Characteristics of C3F7CN/CO2 as an Alternative to SF6 in HVDC-GIL Systems

The application of environmentally friendly gases to insulated transmission pipelines could potentially improve the flexibility of transmission line corridors and reduce the environmental impact of such lines. Recently, C3F7CN has been considered as a potential replacement for SF6. The present work assesses the feasibility of applying C3F7CN to high voltage DC transmission lines to attain a lower global warming potential (GWP). The GWP is estimated through calculation of C3F7CN mixtures with other gases and based on the weighted average method.
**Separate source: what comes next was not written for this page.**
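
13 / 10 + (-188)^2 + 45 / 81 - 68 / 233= 741196471 / 20970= 35345.56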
The liquefaction temperature of these mixtures is between 0.4 and 1.2 MPa as determined by combining the Peng-Robinson equation of state with the van der Waals mixing rule. The insulating characteristics of C3F7CN/CO2 mixtures in conjunction with DC voltage in a uniform electric field was also studied. Based on the present research, the viability of C3F7CN/CO2 mixtures was evaluated by examining their heat transfer properties. The results show that, at operating temperatures of -20 and -30 degrees C, and at a pressure of 0.7 MPa, the maximum allowable mole fractions of C3F7CN in the mixture to avoid condensation is 7.8 and 5.1%, respectively. The insulation characteristics of 4% C3F7CN/96% CO2 and 8% C3F7CN/92% CO2 mixtures at 0.7 MPa is equivalent to that of SF6 gas at 0.5 MPa. The heat-transfer capabilities of 4% C3F7CN/96% CO2 and 8% C3F7CN/92% CO2 mixtures meet the requirements of the GIL temperature rise standard. It is concluded that C3F7CN/CO2 represents an environmentally friendly insulation gas suitable for use in HVDC-GIL equipment.